At my high school graduation in 1968 the speaker told us that we were the leaders of tomorrow so we must go out and take charge of the world. The next day I was hunting a job and was not selected to take charge of anything. The big liar.
It was also mentioned that the older generation watching us graduate in 1968 were ready for us to take over the management of the world. Nope, that would be thirty years later. But it sounded good that night and we felt great as they called our names and we got our diploma.
I was thinking of graduations past because it is graduation time at New Mexico State University and the University of New Mexico. I am an alum of both institutions and have also worked for both. At the graduation ceremony there will be that long wait and then the short walk across the stage.
Almost twenty years ago I got a Ph.D. That graduation they did the advanced degrees last. So Swickard is late in the alphabet. There was only one person behind me when the people noticed that the ceremony was coming to an end.

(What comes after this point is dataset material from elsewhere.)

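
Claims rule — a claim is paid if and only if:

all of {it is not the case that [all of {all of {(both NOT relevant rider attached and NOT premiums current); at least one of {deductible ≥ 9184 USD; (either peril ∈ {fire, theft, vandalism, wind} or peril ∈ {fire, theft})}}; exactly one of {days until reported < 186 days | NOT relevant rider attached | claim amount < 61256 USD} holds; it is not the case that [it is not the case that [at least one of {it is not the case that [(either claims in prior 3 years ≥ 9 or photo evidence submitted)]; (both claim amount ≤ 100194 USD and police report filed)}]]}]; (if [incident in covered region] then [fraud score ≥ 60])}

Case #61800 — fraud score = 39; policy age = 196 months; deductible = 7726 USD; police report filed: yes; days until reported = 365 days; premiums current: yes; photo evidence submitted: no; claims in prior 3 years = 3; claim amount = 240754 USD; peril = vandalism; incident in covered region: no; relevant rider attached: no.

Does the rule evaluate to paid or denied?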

My name was called and the entire audience yelled and clapped. My Aunt Shirley later remarked I had lots of friends. No, I assured her, it was just the ceremony had gone on a couple hours and they were glad it was over. But I digress. What I want to talk to this graduating class about is the never-ending learning they must do.
As the quotation by Richard Kostelanetz in 1986 points out: these graduates will have a lifetime in which knowledge will radically change, not only in its detail but in its structures; so that the mark of a truly educated person will no longer be how much they know but how completely they can continually learn.
Often we paint a picture of graduates as wise men or women come down from the ivory towers to take their places in the work-a-day world. Most of us in college spent long hours on subjects which have little relevance to the world, but in doing so we have learned to learn, and that is a great thing.
The employers will some of these graduates. Quickly though, it is what they can learn to do on the job which will impress people. It can be called, “Just in Time Learning.” Very quickly graduation will cease to be mentioned, the focus will be on what they learned that week.
The college graduates are celebrated now for an achievement called graduation. The real celebration is for their ability to learn. So I have two messages for the graduates, congratulations on getting this far, and, more importantly, keep on learning!
But there is more. Some will learn to build wealth; some will always be in debt. Some will find a partner in life and face the world with someone by their side while others will not. The most satisfied and successful people will be well-rounded and will learn how to live life well.
None of this happens by accident. You must take charge of your life and understand the financial side of life so that in your 50s you can retire if you so desire. With a secure wealth, not flashy money to throw around but debts erased and money socked away you can try your hand at other things rather than work until you drop.
You can be free of the debt chains if you are disciplined financially.